Padahal, Parmusi memperoleh dukungan penuh dari Muhammadiyah. Bahkan, muktamar ke-37 di Yogyakarta sampai mengamanatkan Pimpinan Pusat (PP) Muhammadiyah agar membina anggota yang aktif di Parmusi. Tujuannya, agar anggota dapat menyalurkan aspirasi politik Muhammadiyah melalui Parmusi.
Pengalaman itu rupanya dijadikan pelajaran bagi para elite dan Persyarikatan Muhammadiyah. Muktamar ke-38 di Ujung Pandang pun dijadikan ajang untuk mengevaluasi posisi Muhammadiyah terhadap parpol.
Dalam buku 1 Abad Muhammadiyah yang disusun tim PP Muhammadiyah tahun 2010 disebutkan, muktamar ke-38 mengeluarkan empat keputusan yang lebih dikenal dengan sebutan Khittah Ujung Pandang. Salah satu butir keputusan menegaskan posisi Muhammadiyah sebagai gerakan dakwah Islam yang tidak memiliki hubungan organisatoris dengan parpol dan tidak merupakan afiliasi dari parpol ataupun organisasi mana pun.
Kini, setelah 44 tahun berlalu, Muhammadiyah kembali menggelar muktamar di Makassar. Sejak beberapa hari sebelum muktamar, spanduk, banner, dan baliho bergambar wajah para elite parpol sudah bertebaran di sejumlah jalan protokol Kota Makassar.
Elite parpol yang gambar wajahnya kini bertebaran di jalan protokol itu antara lain Ketua Umum Partai Amanat Nasional Zulkifli Hasan, Presiden Partai Keadilan Sejahtera Anis Matta, Ketua Umum Partai Demokrat Susilo Bambang Yudhoyono, dan Ketua Umum Partai Persatuan Pembangunan hasil Muktamar Surabaya M Romahurmuziy. Semua spanduk, baliho, dan banner bergambar wajah elite parpol itu berisi ucapan selamat kepada Muhammadiyah yang menggelar muktamar.
Kembali ke "khittah"
Sebagai organisasi kemasyarakatan dengan jumlah kader yang banyak, Muhammadiyah memang kerap menjadi rebutan kekuatan politik. Apalagi, tidak sedikit kader Muhammadiyah yang aktif di sejumlah parpol.

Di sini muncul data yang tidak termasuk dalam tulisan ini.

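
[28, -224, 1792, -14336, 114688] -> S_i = 28*-8^i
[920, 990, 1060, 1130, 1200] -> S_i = 920 + 70*i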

Banyaknya kader yang terjun di politik praktis secara tidak langsung membawa dampak bagi persyarikatan. Ketua Pimpinan Wilayah Muhammadiyah (PWM) Banten Hasan Alaydrus mengungkapkan, sering ada kesulitan untuk menyatukan kader yang berbeda pilihan politik.
Melihat hal ini, kini tidak sedikit kader yang menginginkan Muhammadiyah kembali fokus mengembangkan amal usaha yang merupakan roh perjuangan persyarikatan. Jika ada peran politik yang diambil, menurut mantan Rektor Universitas Muhammadiyah Surabaya Zainudin Maliki, hal itu adalah politik kebangsaan, seperti yang dilakukan pendiri Muhammadiyah, KH Ahmad Dahlan, pada masa penjajahan, yakni menggugah kesadaran kelas melalui pendidikan, layanan kesehatan, dan lainnya.
Untuk itulah, Muhammadiyah memilih Makassar sebagai tempat bermuktamar. Muhammadiyah merasa perlu mengukuhkan kembali semangat dalam Khittah Ujung Pandang, membangun batas yang tegas antara persyarikatan dan politik praktis.
Untuk mengingatkan pentingnya Khittah Ujung Pandang, Ketua Umum PP Muhammadiyah Din Syamsuddin menuliskannya dalam syair lagu "Indonesia Berkemajuan" yang menjadi Lagu Mars Muktamar ke-47. Begini bunyinya, "Dari Makassar ke Makassar, khittah jadi pegangan dasar. Dakwah pencerahan kian besar, Indonesia maju di jalan benar".